The American Journal of Psychiatry has issued an Expression of Concern about a 2003 paper that was apparently simultaneously submitted to a German-language journal. According to the notice in the August 2011 issue of the journal (link added):

The February 2003 article “Parahippocampal Volume Deficits in Subjects With Aging-Associated Cognitive Decline” by Johannes Pantel, M.D., Ph.D., et al. (Am J Psychiatry 2003; 160:379-382) which was accepted for publication September 6, 2002, reported results identical to those published in the September 2002 issue of Nervenarzt (“Strukturelle zerebrale Veränderungen bei Probanden mit leichter kognitiver Beeinträchtigung Eine MR-volumetrische Studie”; Nervenarzt 2002;73:845-850). This duplicate publication is a violation of our editorial policy which states that all submissions must represent original material, cannot have been published previously, and are not being considered for publication elsewhere.

Expressions of Concern, as Retraction Watch readers likely recall, often — but don’t always — precede retractions. The study has been cited 38 times, according to Thomson Scientific’s Web of Knowledge.

We’ve tried to contact corresponding author Johannes Schroeder of the University of Heidelberg, as well as the editor of the journal, about what happened here and to find out more about how this came to everyone’s attention. We’ll update with anything we hear back.

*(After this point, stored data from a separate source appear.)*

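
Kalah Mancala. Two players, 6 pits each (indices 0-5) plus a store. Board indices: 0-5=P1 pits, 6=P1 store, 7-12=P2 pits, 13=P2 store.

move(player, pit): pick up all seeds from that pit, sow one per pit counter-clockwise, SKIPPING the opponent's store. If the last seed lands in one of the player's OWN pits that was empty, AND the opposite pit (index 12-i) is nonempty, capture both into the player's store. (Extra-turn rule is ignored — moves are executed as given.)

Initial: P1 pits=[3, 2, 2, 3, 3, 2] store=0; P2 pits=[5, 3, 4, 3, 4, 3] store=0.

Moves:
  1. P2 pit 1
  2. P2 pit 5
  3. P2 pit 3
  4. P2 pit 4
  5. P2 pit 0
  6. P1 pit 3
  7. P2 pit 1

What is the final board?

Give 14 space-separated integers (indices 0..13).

Move 1: P2 pit1 -> P1=[3,2,2,3,3,2](0) P2=[5,0,5,4,5,3](0)
Move 2: P2 pit5 -> P1=[4,3,2,3,3,2](0) P2=[5,0,5,4,5,0](1)
Move 3: P2 pit3 -> P1=[5,3,2,3,3,2](0) P2=[5,0,5,0,6,1](2)
Move 4: P2 pit4 -> P1=[6,4,3,4,3,2](0) P2=[5,0,5,0,0,2](3)
Move 5: P2 pit0 -> P1=[6,4,3,4,3,2](0) P2=[0,1,6,1,1,3](3)
Move 6: P1 pit3 -> P1=[6,4,3,0,4,3](1) P2=[1,1,6,1,1,3](3)
Move 7: P2 pit1 -> P1=[6,4,3,0,4,3](1) P2=[1,0,7,1,1,3](3)

Answer: 6 4 3 0 4 3 1 1 0 7 1 1 3 3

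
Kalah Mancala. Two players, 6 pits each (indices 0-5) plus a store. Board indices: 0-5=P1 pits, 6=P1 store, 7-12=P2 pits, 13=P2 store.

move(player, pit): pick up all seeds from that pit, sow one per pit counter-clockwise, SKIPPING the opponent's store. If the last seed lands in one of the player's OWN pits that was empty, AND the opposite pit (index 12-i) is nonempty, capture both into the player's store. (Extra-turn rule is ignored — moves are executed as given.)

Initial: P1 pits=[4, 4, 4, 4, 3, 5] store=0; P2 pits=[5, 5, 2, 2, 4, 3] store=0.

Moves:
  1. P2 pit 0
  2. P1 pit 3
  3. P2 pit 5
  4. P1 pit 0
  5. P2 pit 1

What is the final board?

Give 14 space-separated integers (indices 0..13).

Move 1: P2 pit0 -> P1=[4,4,4,4,3,5](0) P2=[0,6,3,3,5,4](0)
Move 2: P1 pit3 -> P1=[4,4,4,0,4,6](1) P2=[1,6,3,3,5,4](0)
Move 3: P2 pit5 -> P1=[5,5,5,0,4,6](1) P2=[1,6,3,3,5,0](1)
Move 4: P1 pit0 -> P1=[0,6,6,1,5,7](1) P2=[1,6,3,3,5,0](1)
Move 5: P2 pit1 -> P1=[1,6,6,1,5,7](1) P2=[1,0,4,4,6,1](2)

Answer: 1 6 6 1 5 7 1 1 0 4 4 6 1 2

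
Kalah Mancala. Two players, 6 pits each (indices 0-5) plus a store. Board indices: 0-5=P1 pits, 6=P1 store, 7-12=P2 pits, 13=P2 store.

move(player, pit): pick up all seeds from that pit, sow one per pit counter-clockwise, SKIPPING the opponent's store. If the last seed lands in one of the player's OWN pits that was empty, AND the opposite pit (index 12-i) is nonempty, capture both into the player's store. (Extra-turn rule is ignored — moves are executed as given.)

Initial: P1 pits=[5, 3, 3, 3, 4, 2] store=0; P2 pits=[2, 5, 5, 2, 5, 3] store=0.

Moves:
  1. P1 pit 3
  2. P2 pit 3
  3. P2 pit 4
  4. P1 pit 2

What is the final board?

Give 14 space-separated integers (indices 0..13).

Answer: 6 4 0 2 6 4 2 2 5 5 0 0 5 1

Derivation:
Move 1: P1 pit3 -> P1=[5,3,3,0,5,3](1) P2=[2,5,5,2,5,3](0)
Move 2: P2 pit3 -> P1=[5,3,3,0,5,3](1) P2=[2,5,5,0,6,4](0)
Move 3: P2 pit4 -> P1=[6,4,4,1,5,3](1) P2=[2,5,5,0,0,5](1)
Move 4: P1 pit2 -> P1=[6,4,0,2,6,4](2) P2=[2,5,5,0,0,5](1)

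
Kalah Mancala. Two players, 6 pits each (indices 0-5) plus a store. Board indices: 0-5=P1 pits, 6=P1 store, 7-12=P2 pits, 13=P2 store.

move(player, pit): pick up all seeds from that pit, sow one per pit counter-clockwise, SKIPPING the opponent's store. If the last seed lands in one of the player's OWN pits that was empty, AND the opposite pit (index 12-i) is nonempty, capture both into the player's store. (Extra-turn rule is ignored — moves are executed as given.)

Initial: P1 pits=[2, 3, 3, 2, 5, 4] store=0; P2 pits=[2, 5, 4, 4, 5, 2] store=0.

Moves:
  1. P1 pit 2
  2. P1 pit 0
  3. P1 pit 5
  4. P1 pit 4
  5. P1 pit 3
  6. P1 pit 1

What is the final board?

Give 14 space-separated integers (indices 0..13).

Answer: 0 0 1 1 2 3 8 4 7 6 2 5 2 0

Derivation:
Move 1: P1 pit2 -> P1=[2,3,0,3,6,5](0) P2=[2,5,4,4,5,2](0)
Move 2: P1 pit0 -> P1=[0,4,0,3,6,5](5) P2=[2,5,4,0,5,2](0)
Move 3: P1 pit5 -> P1=[0,4,0,3,6,0](6) P2=[3,6,5,1,5,2](0)
Move 4: P1 pit4 -> P1=[0,4,0,3,0,1](7) P2=[4,7,6,2,5,2](0)
Move 5: P1 pit3 -> P1=[0,4,0,0,1,2](8) P2=[4,7,6,2,5,2](0)
Move 6: P1 pit1 -> P1=[0,0,1,1,2,3](8) P2=[4,7,6,2,5,2](0)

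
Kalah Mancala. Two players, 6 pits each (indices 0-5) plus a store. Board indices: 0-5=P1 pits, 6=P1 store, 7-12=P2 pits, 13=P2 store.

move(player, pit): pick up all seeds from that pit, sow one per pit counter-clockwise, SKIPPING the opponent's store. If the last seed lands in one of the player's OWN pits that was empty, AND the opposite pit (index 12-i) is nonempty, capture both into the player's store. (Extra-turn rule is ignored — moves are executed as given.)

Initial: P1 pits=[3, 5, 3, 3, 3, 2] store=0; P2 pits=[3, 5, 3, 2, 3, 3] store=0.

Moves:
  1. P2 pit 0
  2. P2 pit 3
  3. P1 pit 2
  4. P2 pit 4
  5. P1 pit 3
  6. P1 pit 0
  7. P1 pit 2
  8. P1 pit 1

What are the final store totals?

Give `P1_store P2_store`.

Move 1: P2 pit0 -> P1=[3,5,3,3,3,2](0) P2=[0,6,4,3,3,3](0)
Move 2: P2 pit3 -> P1=[3,5,3,3,3,2](0) P2=[0,6,4,0,4,4](1)
Move 3: P1 pit2 -> P1=[3,5,0,4,4,3](0) P2=[0,6,4,0,4,4](1)
Move 4: P2 pit4 -> P1=[4,6,0,4,4,3](0) P2=[0,6,4,0,0,5](2)
Move 5: P1 pit3 -> P1=[4,6,0,0,5,4](1) P2=[1,6,4,0,0,5](2)
Move 6: P1 pit0 -> P1=[0,7,1,1,6,4](1) P2=[1,6,4,0,0,5](2)
Move 7: P1 pit2 -> P1=[0,7,0,2,6,4](1) P2=[1,6,4,0,0,5](2)
Move 8: P1 pit1 -> P1=[0,0,1,3,7,5](2) P2=[2,7,4,0,0,5](2)

Answer: 2 2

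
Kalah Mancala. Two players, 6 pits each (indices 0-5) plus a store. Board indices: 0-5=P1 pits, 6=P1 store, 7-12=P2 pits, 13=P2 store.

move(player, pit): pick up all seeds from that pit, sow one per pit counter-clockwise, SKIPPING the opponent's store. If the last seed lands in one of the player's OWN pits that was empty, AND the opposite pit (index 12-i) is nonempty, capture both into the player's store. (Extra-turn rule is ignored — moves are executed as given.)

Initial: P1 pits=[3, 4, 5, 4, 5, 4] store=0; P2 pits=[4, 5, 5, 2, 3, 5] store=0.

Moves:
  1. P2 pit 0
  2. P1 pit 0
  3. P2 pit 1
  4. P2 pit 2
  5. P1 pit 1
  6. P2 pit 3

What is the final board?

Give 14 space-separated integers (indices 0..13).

Answer: 3 1 8 6 6 5 1 1 0 0 0 7 8 3

Derivation:
Move 1: P2 pit0 -> P1=[3,4,5,4,5,4](0) P2=[0,6,6,3,4,5](0)
Move 2: P1 pit0 -> P1=[0,5,6,5,5,4](0) P2=[0,6,6,3,4,5](0)
Move 3: P2 pit1 -> P1=[1,5,6,5,5,4](0) P2=[0,0,7,4,5,6](1)
Move 4: P2 pit2 -> P1=[2,6,7,5,5,4](0) P2=[0,0,0,5,6,7](2)
Move 5: P1 pit1 -> P1=[2,0,8,6,6,5](1) P2=[1,0,0,5,6,7](2)
Move 6: P2 pit3 -> P1=[3,1,8,6,6,5](1) P2=[1,0,0,0,7,8](3)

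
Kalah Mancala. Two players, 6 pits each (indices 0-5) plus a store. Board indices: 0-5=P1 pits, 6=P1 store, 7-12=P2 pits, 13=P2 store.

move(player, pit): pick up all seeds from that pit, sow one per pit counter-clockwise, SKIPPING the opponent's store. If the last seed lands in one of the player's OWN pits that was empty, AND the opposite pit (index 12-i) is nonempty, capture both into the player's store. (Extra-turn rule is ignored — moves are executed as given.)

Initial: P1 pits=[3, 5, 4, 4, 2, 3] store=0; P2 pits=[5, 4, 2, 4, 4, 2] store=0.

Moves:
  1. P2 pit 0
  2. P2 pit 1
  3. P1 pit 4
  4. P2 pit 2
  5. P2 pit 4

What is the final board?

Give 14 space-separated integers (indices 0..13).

Answer: 4 6 5 5 1 4 1 0 0 0 7 0 6 3

Derivation:
Move 1: P2 pit0 -> P1=[3,5,4,4,2,3](0) P2=[0,5,3,5,5,3](0)
Move 2: P2 pit1 -> P1=[3,5,4,4,2,3](0) P2=[0,0,4,6,6,4](1)
Move 3: P1 pit4 -> P1=[3,5,4,4,0,4](1) P2=[0,0,4,6,6,4](1)
Move 4: P2 pit2 -> P1=[3,5,4,4,0,4](1) P2=[0,0,0,7,7,5](2)
Move 5: P2 pit4 -> P1=[4,6,5,5,1,4](1) P2=[0,0,0,7,0,6](3)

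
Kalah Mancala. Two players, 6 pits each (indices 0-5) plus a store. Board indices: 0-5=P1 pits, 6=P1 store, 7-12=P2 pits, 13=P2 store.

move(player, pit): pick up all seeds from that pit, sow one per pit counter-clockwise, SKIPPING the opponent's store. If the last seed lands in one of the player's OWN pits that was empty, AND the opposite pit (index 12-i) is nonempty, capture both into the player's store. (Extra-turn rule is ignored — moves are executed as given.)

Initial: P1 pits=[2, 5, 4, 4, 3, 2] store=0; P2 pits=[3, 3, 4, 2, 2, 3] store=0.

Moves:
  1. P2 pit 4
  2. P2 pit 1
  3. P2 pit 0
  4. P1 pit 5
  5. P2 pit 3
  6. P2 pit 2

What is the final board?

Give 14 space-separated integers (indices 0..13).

Answer: 4 1 4 4 3 0 1 1 1 0 1 2 6 9

Derivation:
Move 1: P2 pit4 -> P1=[2,5,4,4,3,2](0) P2=[3,3,4,2,0,4](1)
Move 2: P2 pit1 -> P1=[2,0,4,4,3,2](0) P2=[3,0,5,3,0,4](7)
Move 3: P2 pit0 -> P1=[2,0,4,4,3,2](0) P2=[0,1,6,4,0,4](7)
Move 4: P1 pit5 -> P1=[2,0,4,4,3,0](1) P2=[1,1,6,4,0,4](7)
Move 5: P2 pit3 -> P1=[3,0,4,4,3,0](1) P2=[1,1,6,0,1,5](8)
Move 6: P2 pit2 -> P1=[4,1,4,4,3,0](1) P2=[1,1,0,1,2,6](9)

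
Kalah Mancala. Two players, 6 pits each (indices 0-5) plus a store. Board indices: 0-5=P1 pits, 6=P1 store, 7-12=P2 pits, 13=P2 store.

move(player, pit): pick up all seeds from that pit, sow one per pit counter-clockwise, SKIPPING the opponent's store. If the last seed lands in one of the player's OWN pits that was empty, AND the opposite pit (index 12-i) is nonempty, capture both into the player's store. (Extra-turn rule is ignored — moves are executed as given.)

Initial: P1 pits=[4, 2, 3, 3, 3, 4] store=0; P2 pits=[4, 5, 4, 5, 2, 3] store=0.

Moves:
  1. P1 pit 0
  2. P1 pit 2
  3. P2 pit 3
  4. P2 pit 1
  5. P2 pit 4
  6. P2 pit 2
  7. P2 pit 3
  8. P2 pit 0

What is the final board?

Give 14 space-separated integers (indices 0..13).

Answer: 3 5 0 5 5 5 1 0 1 1 1 3 8 4

Derivation:
Move 1: P1 pit0 -> P1=[0,3,4,4,4,4](0) P2=[4,5,4,5,2,3](0)
Move 2: P1 pit2 -> P1=[0,3,0,5,5,5](1) P2=[4,5,4,5,2,3](0)
Move 3: P2 pit3 -> P1=[1,4,0,5,5,5](1) P2=[4,5,4,0,3,4](1)
Move 4: P2 pit1 -> P1=[1,4,0,5,5,5](1) P2=[4,0,5,1,4,5](2)
Move 5: P2 pit4 -> P1=[2,5,0,5,5,5](1) P2=[4,0,5,1,0,6](3)
Move 6: P2 pit2 -> P1=[3,5,0,5,5,5](1) P2=[4,0,0,2,1,7](4)
Move 7: P2 pit3 -> P1=[3,5,0,5,5,5](1) P2=[4,0,0,0,2,8](4)
Move 8: P2 pit0 -> P1=[3,5,0,5,5,5](1) P2=[0,1,1,1,3,8](4)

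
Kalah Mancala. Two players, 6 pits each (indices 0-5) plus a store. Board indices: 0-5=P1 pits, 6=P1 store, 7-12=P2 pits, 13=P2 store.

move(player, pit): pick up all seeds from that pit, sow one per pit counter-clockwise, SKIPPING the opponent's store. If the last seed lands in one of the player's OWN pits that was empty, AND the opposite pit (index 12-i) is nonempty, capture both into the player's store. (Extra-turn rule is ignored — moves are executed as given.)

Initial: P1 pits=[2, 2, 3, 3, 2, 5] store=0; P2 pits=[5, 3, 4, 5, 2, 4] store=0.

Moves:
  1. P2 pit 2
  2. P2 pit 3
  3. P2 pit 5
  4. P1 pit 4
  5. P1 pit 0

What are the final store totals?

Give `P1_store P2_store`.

Move 1: P2 pit2 -> P1=[2,2,3,3,2,5](0) P2=[5,3,0,6,3,5](1)
Move 2: P2 pit3 -> P1=[3,3,4,3,2,5](0) P2=[5,3,0,0,4,6](2)
Move 3: P2 pit5 -> P1=[4,4,5,4,3,5](0) P2=[5,3,0,0,4,0](3)
Move 4: P1 pit4 -> P1=[4,4,5,4,0,6](1) P2=[6,3,0,0,4,0](3)
Move 5: P1 pit0 -> P1=[0,5,6,5,0,6](5) P2=[6,0,0,0,4,0](3)

Answer: 5 3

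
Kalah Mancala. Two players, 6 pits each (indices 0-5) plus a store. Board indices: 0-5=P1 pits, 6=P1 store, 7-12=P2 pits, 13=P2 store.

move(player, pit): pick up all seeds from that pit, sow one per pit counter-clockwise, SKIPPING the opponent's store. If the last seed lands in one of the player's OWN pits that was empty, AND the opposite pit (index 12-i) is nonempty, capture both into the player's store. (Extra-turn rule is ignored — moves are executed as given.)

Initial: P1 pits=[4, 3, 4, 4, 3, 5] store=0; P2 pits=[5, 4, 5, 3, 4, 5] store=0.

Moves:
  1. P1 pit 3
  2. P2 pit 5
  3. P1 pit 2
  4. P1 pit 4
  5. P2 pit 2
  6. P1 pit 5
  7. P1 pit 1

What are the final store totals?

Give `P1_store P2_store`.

Move 1: P1 pit3 -> P1=[4,3,4,0,4,6](1) P2=[6,4,5,3,4,5](0)
Move 2: P2 pit5 -> P1=[5,4,5,1,4,6](1) P2=[6,4,5,3,4,0](1)
Move 3: P1 pit2 -> P1=[5,4,0,2,5,7](2) P2=[7,4,5,3,4,0](1)
Move 4: P1 pit4 -> P1=[5,4,0,2,0,8](3) P2=[8,5,6,3,4,0](1)
Move 5: P2 pit2 -> P1=[6,5,0,2,0,8](3) P2=[8,5,0,4,5,1](2)
Move 6: P1 pit5 -> P1=[7,5,0,2,0,0](4) P2=[9,6,1,5,6,2](2)
Move 7: P1 pit1 -> P1=[7,0,1,3,1,1](5) P2=[9,6,1,5,6,2](2)

Answer: 5 2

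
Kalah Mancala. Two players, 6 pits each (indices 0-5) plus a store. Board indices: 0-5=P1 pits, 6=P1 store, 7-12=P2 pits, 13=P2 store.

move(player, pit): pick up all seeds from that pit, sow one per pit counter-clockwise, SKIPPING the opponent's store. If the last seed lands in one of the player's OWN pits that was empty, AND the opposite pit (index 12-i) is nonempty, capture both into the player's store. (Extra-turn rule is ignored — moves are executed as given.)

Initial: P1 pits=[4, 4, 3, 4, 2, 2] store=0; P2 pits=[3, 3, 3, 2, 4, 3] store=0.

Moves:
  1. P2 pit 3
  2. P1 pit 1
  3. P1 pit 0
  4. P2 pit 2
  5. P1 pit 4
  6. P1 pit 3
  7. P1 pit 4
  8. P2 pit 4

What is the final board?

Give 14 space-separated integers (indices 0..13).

Move 1: P2 pit3 -> P1=[4,4,3,4,2,2](0) P2=[3,3,3,0,5,4](0)
Move 2: P1 pit1 -> P1=[4,0,4,5,3,3](0) P2=[3,3,3,0,5,4](0)
Move 3: P1 pit0 -> P1=[0,1,5,6,4,3](0) P2=[3,3,3,0,5,4](0)
Move 4: P2 pit2 -> P1=[0,1,5,6,4,3](0) P2=[3,3,0,1,6,5](0)
Move 5: P1 pit4 -> P1=[0,1,5,6,0,4](1) P2=[4,4,0,1,6,5](0)
Move 6: P1 pit3 -> P1=[0,1,5,0,1,5](2) P2=[5,5,1,1,6,5](0)
Move 7: P1 pit4 -> P1=[0,1,5,0,0,6](2) P2=[5,5,1,1,6,5](0)
Move 8: P2 pit4 -> P1=[1,2,6,1,0,6](2) P2=[5,5,1,1,0,6](1)

Answer: 1 2 6 1 0 6 2 5 5 1 1 0 6 1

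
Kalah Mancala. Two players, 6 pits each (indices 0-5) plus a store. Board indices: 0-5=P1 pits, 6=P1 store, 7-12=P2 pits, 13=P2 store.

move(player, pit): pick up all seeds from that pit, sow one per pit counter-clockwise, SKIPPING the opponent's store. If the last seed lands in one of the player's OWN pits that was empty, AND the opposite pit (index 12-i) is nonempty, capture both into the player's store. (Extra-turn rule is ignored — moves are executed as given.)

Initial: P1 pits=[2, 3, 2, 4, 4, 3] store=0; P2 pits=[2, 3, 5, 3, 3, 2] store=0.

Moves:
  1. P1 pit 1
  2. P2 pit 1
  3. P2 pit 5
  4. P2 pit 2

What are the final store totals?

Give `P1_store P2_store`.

Move 1: P1 pit1 -> P1=[2,0,3,5,5,3](0) P2=[2,3,5,3,3,2](0)
Move 2: P2 pit1 -> P1=[2,0,3,5,5,3](0) P2=[2,0,6,4,4,2](0)
Move 3: P2 pit5 -> P1=[3,0,3,5,5,3](0) P2=[2,0,6,4,4,0](1)
Move 4: P2 pit2 -> P1=[4,1,3,5,5,3](0) P2=[2,0,0,5,5,1](2)

Answer: 0 2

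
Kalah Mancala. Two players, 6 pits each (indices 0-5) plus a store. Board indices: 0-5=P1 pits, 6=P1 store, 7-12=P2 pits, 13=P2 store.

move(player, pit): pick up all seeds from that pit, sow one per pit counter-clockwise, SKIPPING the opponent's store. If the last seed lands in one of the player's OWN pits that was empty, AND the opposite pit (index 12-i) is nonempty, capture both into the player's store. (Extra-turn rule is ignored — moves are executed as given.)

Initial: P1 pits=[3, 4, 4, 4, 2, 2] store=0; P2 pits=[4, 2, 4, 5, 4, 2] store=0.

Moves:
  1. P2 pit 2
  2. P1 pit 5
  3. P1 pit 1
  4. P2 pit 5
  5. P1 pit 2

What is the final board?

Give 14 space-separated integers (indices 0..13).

Move 1: P2 pit2 -> P1=[3,4,4,4,2,2](0) P2=[4,2,0,6,5,3](1)
Move 2: P1 pit5 -> P1=[3,4,4,4,2,0](1) P2=[5,2,0,6,5,3](1)
Move 3: P1 pit1 -> P1=[3,0,5,5,3,0](7) P2=[0,2,0,6,5,3](1)
Move 4: P2 pit5 -> P1=[4,1,5,5,3,0](7) P2=[0,2,0,6,5,0](2)
Move 5: P1 pit2 -> P1=[4,1,0,6,4,1](8) P2=[1,2,0,6,5,0](2)

Answer: 4 1 0 6 4 1 8 1 2 0 6 5 0 2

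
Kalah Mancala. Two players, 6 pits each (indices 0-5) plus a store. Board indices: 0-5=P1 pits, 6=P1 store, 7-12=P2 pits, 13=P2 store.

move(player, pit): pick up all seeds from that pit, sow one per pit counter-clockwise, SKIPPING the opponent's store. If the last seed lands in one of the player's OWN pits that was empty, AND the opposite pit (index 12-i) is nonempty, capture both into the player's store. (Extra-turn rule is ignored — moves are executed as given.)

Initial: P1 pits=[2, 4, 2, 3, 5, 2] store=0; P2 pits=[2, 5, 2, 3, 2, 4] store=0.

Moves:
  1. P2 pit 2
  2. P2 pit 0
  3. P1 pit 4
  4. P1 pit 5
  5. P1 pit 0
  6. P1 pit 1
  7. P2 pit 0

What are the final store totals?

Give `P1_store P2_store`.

Answer: 3 4

Derivation:
Move 1: P2 pit2 -> P1=[2,4,2,3,5,2](0) P2=[2,5,0,4,3,4](0)
Move 2: P2 pit0 -> P1=[2,4,2,0,5,2](0) P2=[0,6,0,4,3,4](4)
Move 3: P1 pit4 -> P1=[2,4,2,0,0,3](1) P2=[1,7,1,4,3,4](4)
Move 4: P1 pit5 -> P1=[2,4,2,0,0,0](2) P2=[2,8,1,4,3,4](4)
Move 5: P1 pit0 -> P1=[0,5,3,0,0,0](2) P2=[2,8,1,4,3,4](4)
Move 6: P1 pit1 -> P1=[0,0,4,1,1,1](3) P2=[2,8,1,4,3,4](4)
Move 7: P2 pit0 -> P1=[0,0,4,1,1,1](3) P2=[0,9,2,4,3,4](4)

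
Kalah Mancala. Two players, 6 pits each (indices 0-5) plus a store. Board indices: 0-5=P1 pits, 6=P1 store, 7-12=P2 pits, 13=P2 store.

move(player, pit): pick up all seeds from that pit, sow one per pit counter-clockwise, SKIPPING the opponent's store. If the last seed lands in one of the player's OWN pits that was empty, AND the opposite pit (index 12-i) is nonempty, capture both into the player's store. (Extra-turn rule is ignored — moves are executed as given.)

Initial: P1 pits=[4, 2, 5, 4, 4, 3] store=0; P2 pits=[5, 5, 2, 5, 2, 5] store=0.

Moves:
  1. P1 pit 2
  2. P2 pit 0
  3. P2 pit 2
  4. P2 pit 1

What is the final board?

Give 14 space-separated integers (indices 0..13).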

In the meantime, we should note duplicate submissions of papers in German and English are not uncommon. Our understanding is that such duplications are only acceptable if a journal editor knows the material has been published elsewhere in another language, and gives the authors permission to publish a translation. That doesn’t seem to have been the case here.

Hat tip: @Neuro_Skeptic

6 thoughts on “Duplicate submission from 2002 in American Journal of Psychiatry earns an Expression of Concern”

  1. And then there is Angewandte Chemie, that publishes a German edition and an International edition. For the longest time, both editions were indexed – a fabulous way to increase you citation count.

  2. This is a rather unusual use of an Expression of Concern. I’m not sure whether to be pleased that Am J Psych is taking a stand against duplicate publication or irritated that they’re doing it in a slightly unorthodox way which MIGHT muddy the definition of an Expression of Concern … but as there is no universally accepted rule on when to use them (apart from the COPE retraction guidelines) I guess it’s OK … but I’d be interested to know why the editor chose not to issue a retraction or a notice of duplicate publication (although, admittedly that has even fuzzier status than an EoC and may be harder to tag on databases)

  3. Thing is, many researchers and probably many editors do not consider publication of the same article in another language as duplicate publication, plagiarism or even self-plagiarism. These researchers and editors may not be aware of ICMJE policies on secondary publication.

    According to ICMJE, secondary publication in another language is acceptable if 1) permission is obtained from the copyright holders of the first language version that was published, 2) the editor of the second journal is told on submission that the manuscript is a translation of a previously published (and possibly already indexed) article, 3) the editors of both journals agree with publication, and 4) the later (“secondary”) publication cites the earlier (“primary”) publication. (This might not be so easy to do if both language versions are scheduled to be published close together in time.)

    Medline does not consider translations to be republications–or something like that. Exactly what they mean by this is not clear, and editors may be confused by this when they set out to develop policies for acceptable secondary publication and translation.

  4. “In the meantime, we should note duplicate submissions of papers in German and English are not uncommon.”

    I think the above is pretty common for plenty of other non-English speaking countries.

    1. In fact, in my field of knowledge there are a good many descriptions of relevance in Russian, German, Chinese, etc, which are also not very easy to OCR recognition.

      Anyone taking the effort of translating these papers should get them publsihed somewhere for the sake of their colleagues.

  5. What we really need is some kind of Google Translate for papers.

    It must be possible, given that scientific papers follow a set format and are very stylized. Certainly it would be much easier to write a science translator than a universal text translator, and Google Translate is not bad as an attempt at the latter.